Economicamente suas atitudes tem sido catastróficas. As mercadorias que compramos para ela vender, considerando cem por cento de lucro e diminuindo o dinheiro recebido; Nos possibilitaria Ter $4.500,00, pelo menos. Uma parte desse dinheiro, ela recebeu depois da nossa separação. Se somarmos os cheques de compra de sua mãe e empréstimo ao padrasto, poderemos considerar mais R$500,00. Ela tomou um empréstimo no banco para pagar dívidas de sua mãe e padrasto no valor de R$1.800,00. Portanto, nesses tres meses ela acumulou um prejuízo de R$6.800,00. Depois que voltou, já tem um débito comigo de aproximadamente R$1.000,00. O que eleva o total para R$7.800,00. Onde ela acha que vai chegar com esse comportamento? Acho que já passou da hora de ela deixar a preguiça mental e o conforto de atender sua vontade, de lado e passar a encarar a realidade, promovendo as correções necessárias para evitar prejuízos irremediáveis.

26/11
Desde ontem à noite estou pensando e analisando o comportamento da Mari. Está claro que, em relação a mim, ela não está disposta a fazer a menor concessão, só faz o que tem vontade, desprezando minha carência e vontade. Ontem, em São José, comentei que eu estava sentindo falta de seus carinhos. Ela poderia Ter passado a mão em meu rosto ou me dar um selinho, em fim, qualquer demonstração de carinho. Não fez absolutamente nada. Parei na beira do rio, na estrada de Monteiro Lobato e beijei-a . Ela retribuiu como simples obrigação mas com pressa de se afastar de mim. Quando, depois que a Marta Leme, a quem demos carona, desceu do carro, disse-lhe que estava muito carente. Que quando tivesse vontade, me procurasse para me aliviar. Ela disse estar percebendo que o tipo de relacionamento que estávamos tendo, não estava sendo satisfatório pra mim. Que avisara no início que seria assim, que estava percebendo que essa condição estava sendo pior pra mim do que não tê-la. Não se dispôs a fazer nenhum esforço na direção de tentar minimizar minha carência. Está agindo exatamente como propôs e cujas condições aceitei, por isso não tenho do que reclamar. A questão é o seu egoísmo, só se importando consigo mesma, desprezando totalmente o que sinto. Está obcecada pelo descompromisso, supervalorizando-o. Ele não seria motivo para desprezar meu sentimento. Não lhe cobro compromisso, só preciso desfrutá-la e ela só se dispôe a fazê-lo quando tem vontade, sem se importar comigo.
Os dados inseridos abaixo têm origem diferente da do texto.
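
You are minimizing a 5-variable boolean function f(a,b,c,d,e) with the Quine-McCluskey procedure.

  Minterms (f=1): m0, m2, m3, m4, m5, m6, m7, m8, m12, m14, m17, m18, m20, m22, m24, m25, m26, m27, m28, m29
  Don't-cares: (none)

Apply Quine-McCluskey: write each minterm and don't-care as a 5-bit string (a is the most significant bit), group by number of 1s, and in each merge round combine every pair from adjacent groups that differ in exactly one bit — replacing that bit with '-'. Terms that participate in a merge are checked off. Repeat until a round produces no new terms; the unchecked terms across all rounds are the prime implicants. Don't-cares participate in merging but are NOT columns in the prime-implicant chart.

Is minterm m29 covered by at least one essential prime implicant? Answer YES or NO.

size-2^0 implicants → 00000(✓)  00010(✓)  00011(✓)  00100(✓)  00101(✓)  00110(✓)  00111(✓)  01000(✓)  01100(✓)  01110(✓)  10001(✓)  10010(✓)  10100(✓)  10110(✓)  11000(✓)  11001(✓)  11010(✓)  11011(✓)  11100(✓)  11101(✓)
size-2^1 implicants → -0010(✓)  -0100(✓)  -0110(✓)  -1000(✓)  -1100(✓)  0-000(✓)  0-100(✓)  0-110(✓)  00-00(✓)  00-10(✓)  00-11(✓)  000-0(✓)  0001-(✓)  001-0(✓)  001-1(✓)  0010-(✓)  0011-(✓)  01-00(✓)  011-0(✓)  1-001  1-010  1-100(✓)  10-10(✓)  101-0(✓)  11-00(✓)  11-01(✓)  110-0(✓)  110-1(✓)  1100-(✓)  1101-(✓)  1110-(✓)
size-2^2 implicants → --100  -0-10  -01-0  -1-00  0--00  0-1-0  00--0  00-1-  001--  11-0-  110--
Unchecked terms (primes): --100, -0-10, -01-0, -1-00, 0--00, 0-1-0, 00--0, 00-1-, 001--, 1-001, 1-010, 11-0-, 110--
Minterm coverage:
  m0 ⊆ 0--00,00--0
  m2 ⊆ -0-10,00--0,00-1-
  m3 ⊆ 00-1- [E]
  m4 ⊆ --100,-01-0,0--00,0-1-0,00--0,001--
  m5 ⊆ 001-- [E]
  m6 ⊆ -0-10,-01-0,0-1-0,00--0,00-1-,001--
  m7 ⊆ 00-1-,001--
  m8 ⊆ -1-00,0--00
  m12 ⊆ --100,-1-00,0--00,0-1-0
  m14 ⊆ 0-1-0 [E]
  m17 ⊆ 1-001 [E]
  m18 ⊆ -0-10,1-010
  m20 ⊆ --100,-01-0
  m22 ⊆ -0-10,-01-0
  m24 ⊆ -1-00,11-0-,110--
  m25 ⊆ 1-001,11-0-,110--
  m26 ⊆ 1-010,110--
  m27 ⊆ 110-- [E]
  m28 ⊆ --100,-1-00,11-0-
  m29 ⊆ 11-0- [E]
E = {0-1-0, 00-1-, 001--, 1-001, 11-0-, 110--}

YES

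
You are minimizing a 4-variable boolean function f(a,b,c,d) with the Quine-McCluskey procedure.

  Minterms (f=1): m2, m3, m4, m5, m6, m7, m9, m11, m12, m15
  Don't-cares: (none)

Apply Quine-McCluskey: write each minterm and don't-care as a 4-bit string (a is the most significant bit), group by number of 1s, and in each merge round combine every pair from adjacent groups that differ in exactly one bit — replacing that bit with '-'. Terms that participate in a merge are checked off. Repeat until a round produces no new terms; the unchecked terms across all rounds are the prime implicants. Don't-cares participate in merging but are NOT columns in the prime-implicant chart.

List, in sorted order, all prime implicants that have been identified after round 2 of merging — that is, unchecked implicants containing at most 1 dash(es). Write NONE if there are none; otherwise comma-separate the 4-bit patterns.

Round 0: 0010✓ 0011✓ 0100✓ 0101✓ 0110✓ 0111✓ 1001✓ 1011✓ 1100✓ 1111✓
Round 1: -011✓ -100 -111✓ 0-10✓ 0-11✓ 001-✓ 01-0✓ 01-1✓ 010-✓ 011-✓ 1-11✓ 10-1
Round 2: --11 0-1- 01--
PIs = {--11, -100, 0-1-, 01--, 10-1}

-100, 10-1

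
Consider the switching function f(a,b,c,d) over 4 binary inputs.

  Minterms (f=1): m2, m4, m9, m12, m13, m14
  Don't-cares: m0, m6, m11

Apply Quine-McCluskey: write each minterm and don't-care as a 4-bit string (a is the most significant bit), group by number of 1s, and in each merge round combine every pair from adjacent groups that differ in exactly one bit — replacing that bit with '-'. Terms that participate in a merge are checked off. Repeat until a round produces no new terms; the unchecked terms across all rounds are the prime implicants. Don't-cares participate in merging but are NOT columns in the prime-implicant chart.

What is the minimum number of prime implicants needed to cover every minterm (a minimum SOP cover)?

3

[col 0] 0000*, 0010*, 0100*, 0110*, 1001*, 1011*, 1100*, 1101*, 1110*
[col 1] -100*, -110*, 0-00*, 0-10*, 00-0*, 01-0*, 1-01, 10-1, 11-0*, 110-
[col 2] -1-0, 0--0
Prime implicants: -1-0, 0--0, 1-01, 10-1, 110-
PI chart (minterm → PIs covering it):
  2 | 0--0  (sole → essential)
  4 | -1-0,0--0
  9 | 1-01,10-1
  12 | -1-0,110-
  13 | 1-01,110-
  14 | -1-0  (sole → essential)
Essential prime implicants: -1-0, 0--0
Petrick residual → 1-01
Minimum SOP uses 3 PIs: bd' + a'd' + ac'd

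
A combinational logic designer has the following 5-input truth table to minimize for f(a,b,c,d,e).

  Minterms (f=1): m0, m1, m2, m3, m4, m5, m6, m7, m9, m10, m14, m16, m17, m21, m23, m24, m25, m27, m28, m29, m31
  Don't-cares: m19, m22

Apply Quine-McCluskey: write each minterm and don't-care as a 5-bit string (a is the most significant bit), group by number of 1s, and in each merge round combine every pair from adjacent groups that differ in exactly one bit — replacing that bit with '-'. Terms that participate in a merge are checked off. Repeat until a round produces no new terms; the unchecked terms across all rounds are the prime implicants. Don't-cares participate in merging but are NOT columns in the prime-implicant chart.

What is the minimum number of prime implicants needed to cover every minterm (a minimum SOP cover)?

[col 0] 00000*, 00001*, 00010*, 00011*, 00100*, 00101*, 00110*, 00111*, 01001*, 01010*, 01110*, 10000*, 10001*, 10011*, 10101*, 10110*, 10111*, 11000*, 11001*, 11011*, 11100*, 11101*, 11111*
[col 1] -0000*, -0001*, -0011*, -0101*, -0110*, -0111*, -1001*, 0-001*, 0-010*, 0-110*, 00-00*, 00-01*, 00-10*, 00-11*, 000-0*, 000-1*, 0000-*, 0001-*, 001-0*, 001-1*, 0010-*, 0011-*, 01-10*, 1-000*, 1-001*, 1-011*, 1-101*, 1-111*, 10-01*, 10-11*, 100-1*, 1000-*, 101-1*, 1011-*, 11-00*, 11-01*, 11-11*, 110-1*, 1100-*, 111-1*, 1110-*
[col 2] --001, -0-01*, -0-11*, -00-1*, -000-, -01-1*, -011-, 0--10, 00--0*, 00--1*, 00-0-*, 00-1-*, 000--*, 001--*, 1--01*, 1--11*, 1-0-1*, 1-00-, 1-1-1*, 10--1*, 11--1*, 11-0-
[col 3] -0--1, 00---, 1---1
Prime implicants: --001, -0--1, -000-, -011-, 0--10, 00---, 1---1, 1-00-, 11-0-
PI chart (minterm → PIs covering it):
  0 | -000-,00---
  1 | --001,-0--1,-000-,00---
  2 | 0--10,00---
  3 | -0--1,00---
  4 | 00---  (sole → essential)
  5 | -0--1,00---
  6 | -011-,0--10,00---
  7 | -0--1,-011-,00---
  9 | --001  (sole → essential)
  10 | 0--10  (sole → essential)
  14 | 0--10  (sole → essential)
  16 | -000-,1-00-
  17 | --001,-0--1,-000-,1---1,1-00-
  21 | -0--1,1---1
  23 | -0--1,-011-,1---1
  24 | 1-00-,11-0-
  25 | --001,1---1,1-00-,11-0-
  27 | 1---1  (sole → essential)
  28 | 11-0-  (sole → essential)
  29 | 1---1,11-0-
  31 | 1---1  (sole → essential)
Essential prime implicants: --001, 0--10, 00---, 1---1, 11-0-
Petrick residual → -000-
Minimum SOP uses 6 PIs: c'd'e + b'c'd' + a'de' + a'b' + ae + abd'

6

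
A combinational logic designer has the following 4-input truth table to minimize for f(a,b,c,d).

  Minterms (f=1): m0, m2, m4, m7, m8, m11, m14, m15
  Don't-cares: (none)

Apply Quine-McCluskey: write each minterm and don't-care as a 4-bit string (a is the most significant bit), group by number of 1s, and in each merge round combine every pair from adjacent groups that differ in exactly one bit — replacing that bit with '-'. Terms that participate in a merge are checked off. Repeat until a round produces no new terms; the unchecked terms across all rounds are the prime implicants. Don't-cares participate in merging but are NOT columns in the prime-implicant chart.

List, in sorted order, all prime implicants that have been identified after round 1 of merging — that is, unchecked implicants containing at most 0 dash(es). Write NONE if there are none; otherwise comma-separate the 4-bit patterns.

NONE

Round 0: 0000✓ 0010✓ 0100✓ 0111✓ 1000✓ 1011✓ 1110✓ 1111✓
Round 1: -000 -111 0-00 00-0 1-11 111-
PIs = {-000, -111, 0-00, 00-0, 1-11, 111-}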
Verificando seu comportamento em relação a dinheiro, ficou claro sua irresponsabilidade é só verificar a análise que fiz ontem. Ela alegou não se lembrar em que usou o dinheiro que estava em seu poder quando da separação. Não era uma quantia insignificante, ultrapassando quinhentos reais, talvez próximo dos mil. É difícil esquecer onde fôra gasto. O motivo do empréstimo no banco de um mil e oitocentos reais, para pagar dívida de móveis da Marta, não parece ser verdade, uma vez que o total da compra de móveis que fizeram quando mudaram para Santo Antonio Alegre, não alcançaria esse valor. Eles já haviam pago alguma coisa, inclusive nós havíamos emprestado dinheiro para que pagassem uma parte. Ela alegou que esse dinheiro fôra emprestado para o Martim, que sua mãe nem sabe disso, inclusive que o Martim lhe pedira para não dizer nada pra ela, pois pretendia apropriar-se de qualquer pagamento que a Marta fizesse posteriormente na loja.
Mesmo tendo a dívida dos móveis, a Marta comprou duas bicicletas logo depois que a Mari foi para Parreiras. Não bastasse isso, comprou a poucos dias atrás mais móveis. Isso caracteriza um compórtamento totalmente irresponsável. Ao ser conivente com esse tipo de comportamento, a Mari está sendo tão ou mais irresponsável que a mãe, uma vez que aquela é totalmente ignorante, mas ela não. Deveria Ter percebido a irreponsabilidade da mãe, alertá-la para o absurdo que fazia, orientando-a para corrigir o problema.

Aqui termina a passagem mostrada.